Regression without linearity

119 Views Asked by At

Given two independent, standard-normally distributed random variables $x,y\sim \mathcal{N}(0,1).$ I would like to do an univariate linear regression without intercept $Y = X \cdot \beta + \epsilon.$ R gives me as estimate $\beta = 0$

n <- 10000 x <- rnorm(n) y <- rnorm(n) plot(x,y)enter image description here fit <- lm(y ~ 0 + x) summary(fit)

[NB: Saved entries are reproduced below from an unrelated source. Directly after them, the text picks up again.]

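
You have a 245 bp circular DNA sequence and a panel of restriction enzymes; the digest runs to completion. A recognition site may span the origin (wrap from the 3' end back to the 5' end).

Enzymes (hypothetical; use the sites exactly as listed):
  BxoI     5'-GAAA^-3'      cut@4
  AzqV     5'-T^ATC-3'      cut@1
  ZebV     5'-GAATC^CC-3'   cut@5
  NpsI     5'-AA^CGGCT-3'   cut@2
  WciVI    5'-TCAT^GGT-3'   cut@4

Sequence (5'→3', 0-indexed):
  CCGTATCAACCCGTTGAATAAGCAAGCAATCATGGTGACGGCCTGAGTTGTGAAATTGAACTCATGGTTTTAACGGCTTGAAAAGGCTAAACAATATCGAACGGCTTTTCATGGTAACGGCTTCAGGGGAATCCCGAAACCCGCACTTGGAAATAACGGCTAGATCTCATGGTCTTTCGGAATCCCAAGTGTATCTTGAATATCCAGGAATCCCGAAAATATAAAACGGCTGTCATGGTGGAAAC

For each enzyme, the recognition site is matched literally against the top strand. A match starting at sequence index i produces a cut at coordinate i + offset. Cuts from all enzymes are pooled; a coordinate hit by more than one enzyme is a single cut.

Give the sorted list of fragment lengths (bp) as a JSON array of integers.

[3,5,5,6,6,6,8,8,8,8,9,10,10,10,11,11,12,14,14,14,16,22,29]

Site scan:
  BxoI (GAAA, off=4): starts [51, 79, 135, 149, 214, 240] → cuts [55, 83, 139, 153, 218, 244]
  AzqV (TATC, off=1): starts [3, 94, 191, 200] → cuts [4, 95, 192, 201]
  ZebV (GAATCCC, off=5): starts [128, 179, 207] → cuts [133, 184, 212]
  NpsI (AACGGCT, off=2): starts [71, 99, 115, 154, 224] → cuts [73, 101, 117, 156, 226]
  WciVI (TCATGGT, off=4): starts [29, 61, 108, 166, 232] → cuts [33, 65, 112, 170, 236]

All cut coordinates (distinct, sorted): [4, 33, 55, 65, 73, 83, 95, 101, 112, 117, 133, 139, 153, 156, 170, 184, 192, 201, 212, 218, 226, 236, 244]

Fragments:
  4→33: 29 bp
  33→55: 22 bp
  55→65: 10 bp
  65→73: 8 bp
  73→83: 10 bp
  83→95: 12 bp
  95→101: 6 bp
  101→112: 11 bp
  112→117: 5 bp
  117→133: 16 bp
  133→139: 6 bp
  139→153: 14 bp
  153→156: 3 bp
  156→170: 14 bp
  170→184: 14 bp
  184→192: 8 bp
  192→201: 9 bp
  201→212: 11 bp
  212→218: 6 bp
  218→226: 8 bp
  226→236: 10 bp
  236→244: 8 bp
  244→4 (wrap): 245-244+4 = 5 bp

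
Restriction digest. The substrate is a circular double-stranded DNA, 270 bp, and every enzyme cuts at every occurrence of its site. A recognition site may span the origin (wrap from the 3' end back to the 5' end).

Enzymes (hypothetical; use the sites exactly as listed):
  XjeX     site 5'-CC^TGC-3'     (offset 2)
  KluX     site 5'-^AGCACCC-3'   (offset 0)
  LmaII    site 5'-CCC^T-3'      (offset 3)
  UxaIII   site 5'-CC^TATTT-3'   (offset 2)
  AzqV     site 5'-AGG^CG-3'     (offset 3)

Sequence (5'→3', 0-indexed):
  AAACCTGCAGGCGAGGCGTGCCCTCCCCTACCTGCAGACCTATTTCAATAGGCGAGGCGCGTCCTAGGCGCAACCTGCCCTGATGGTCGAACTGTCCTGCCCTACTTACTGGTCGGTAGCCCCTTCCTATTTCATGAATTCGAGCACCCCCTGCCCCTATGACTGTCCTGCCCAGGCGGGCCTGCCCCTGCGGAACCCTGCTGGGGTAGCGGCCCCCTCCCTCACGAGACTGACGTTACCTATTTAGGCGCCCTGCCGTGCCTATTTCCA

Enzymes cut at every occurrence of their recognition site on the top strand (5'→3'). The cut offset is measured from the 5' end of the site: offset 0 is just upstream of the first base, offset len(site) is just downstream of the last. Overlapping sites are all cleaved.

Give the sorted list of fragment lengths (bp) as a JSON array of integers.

[4,4,4,5,5,5,5,5,5,6,6,6,6,7,7,8,8,8,9,9,10,11,11,12,13,15,17,19,19,21]

Scan for sites:
  XjeX CCTGC/2: at [3, 30, 73, 95, 149, 166, 180, 186, 196, 251] ⇒ [5, 32, 75, 97, 151, 168, 182, 188, 198, 253]
  KluX AGCACCC/0: at [142] ⇒ [142]
  LmaII CCCT/3: at [20, 25, 77, 99, 120, 148, 154, 185, 195, 214, 218, 250] ⇒ [23, 28, 80, 102, 123, 151, 157, 188, 198, 217, 221, 253]
  UxaIII CCTATTT/2: at [38, 125, 238, 260] ⇒ [40, 127, 240, 262]
  AzqV AGGCG/3: at [8, 13, 49, 54, 65, 173, 245] ⇒ [11, 16, 52, 57, 68, 176, 248]

Pooled cuts: [5, 11, 16, 23, 28, 32, 40, 52, 57, 68, 75, 80, 97, 102, 123, 127, 142, 151, 157, 168, 176, 182, 188, 198, 217, 221, 240, 248, 253, 262]

Fragment lengths:
  5→11: 6 bp
  11→16: 5 bp
  16→23: 7 bp
  23→28: 5 bp
  28→32: 4 bp
  32→40: 8 bp
  40→52: 12 bp
  52→57: 5 bp
  57→68: 11 bp
  68→75: 7 bp
  75→80: 5 bp
  80→97: 17 bp
  97→102: 5 bp
  102→123: 21 bp
  123→127: 4 bp
  127→142: 15 bp
  142→151: 9 bp
  151→157: 6 bp
  157→168: 11 bp
  168→176: 8 bp
  176→182: 6 bp
  182→188: 6 bp
  188→198: 10 bp
  198→217: 19 bp
  217→221: 4 bp
  221→240: 19 bp
  240→248: 8 bp
  248→253: 5 bp
  253→262: 9 bp
  262→5 (wrap): 270-262+5 = 13 bp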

but I feel the problem is not well-defined and any $\beta \in \mathbb{R}$ appears to minimize the expected least square error if you consider a rotation of the coordinate system. Any thoughts on why $\hat{y} = 0$ minimizes the least squares criterion and not $\hat{y} = \hat{\beta} \cdot x, \hat{\beta} \in \mathbb{R}$?

2

There are 2 best solutions below

0
On BEST ANSWER

As @hardmath mentioned in the comment, the results are perfectly logical. If $Y$ and $X$ are independent and each one is $\mathcal{N}(0,1)$, so clearly (from independence) $cov(X,Y)=0$ and the real intercept is $0$, because $(0,0)=(\mathbb{E}X, \mathbb{E}Y)$. Hence, the real regression line is simply $y=0+0 x+\epsilon=\epsilon$, where $\epsilon \sim \mathcal{N}(0,1)$ which coincides with the OLS results.

0
On

If the regression data are symmetric with respect to changing the sign of $y$, the least-squares approximation is the line $y=0$. The error is a sum of pairs $((y+a)^2 + (y-a)^2)$ all of which are minimized at $y=0$.

If the data are samples from a symmetric distribution then $y=0$ is the expected regression line and the actual line will be a small random perturbation of that.